Data terakhir menunjukkan, nilai dapen BUMN mencapai Rp 149 triliun atau 52\% dari total dana pensiun di Indonesia yang senilai Rp 289 triliun. Nilai dapen BUMN itu sekitar 68\% atau Rp 101 triliun adalah Dana Pensiun Pemberi Kerja Manfaat Pasti (DPPK MP). Namun, sekitar 67\% DPPK MP BUMN memiliki rasio kecukupan dana (RKD) di bawah 100\%. Seperti diketahui, RKD adalah salah satu ukuran kesehatan DPPK MP.

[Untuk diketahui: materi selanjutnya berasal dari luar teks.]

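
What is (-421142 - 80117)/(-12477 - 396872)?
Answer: 501259/409349 ≈ 1.2245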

RKD adalah rasio kekayaan dapen dibagi dengan kewajiban dapen. Jika RKD mencapai 100\% atau lebih, maka pendanaan Dana Pensiun dalam keadaan dana terpenuhi (fully funded). Jika RKD berada di bawah 100\%, maka pendanaan dapen ini dalam keadaan dana tidak terpenuhi (unfunded). Sedangkan selisih kurang antara kekayaan dapendengan kewajibannya disebut kekurangan pendanaan (defisit). Adapun total defisit DPPK MP BUMN cenderung membesar. Sementara itu, terjadi pula penambahan jumlah DPPK MP BUMN yang masuk dalam kategori Dana Pensiun dengan RKD di bawah 100\%.

Menanggapi hal tersebut, Guru Besar Keuangan dan Pasar Modal Fakultas Ekonomi dan Bisnis Universitas Indonesia (FEB UI), Budi Frensidy, mengatakan rasio kecukupan dana DPPK MP BUMN yang berada di bawah 100\% disebabkan oleh pertumbuhan gaji yang lebih besar dari asumsi dan return yang lebih rendah dari target bujet. “Jadi, dapen yang tadinya fully funded bisa berubah dalam satu tahun atau beberapa waktu ke depan menjadi unfunded,” kata Budi di Jakarta, Jumat (16/10/2020). Untuk mengatasi RKD di bawah 100\% tersebut, perlu ada injeksi atau setoran tambahan agar kekurangan tersebut bisa tertutupi.

Budi berpendapat investasi dana pensiun BUMN itu sebaiknya ditempatkan ke instrumen investasi yang likuiditasnya tinggi yang tingkat risikonya relatif rendah, Beberapa instrumen di pasar finansial bisa menjadi pilihan, dengan catatan memiliki risiko kecil seperti surat berharga negara (SBN), pendapatan tetap/fixed income, surat utang negara (SUN), surat berharga syariah negara (SBSN), obligasi ritel atau ORI, dan obligasi korporasi berperingkat AAA. Selain itu, dapen bisa ditempatkan di pasar uang, seperti deposito. “Untuk investasi jangka pendek, tidak wise apabila ditaruh di saham, apalagi properti,” jelas Budi.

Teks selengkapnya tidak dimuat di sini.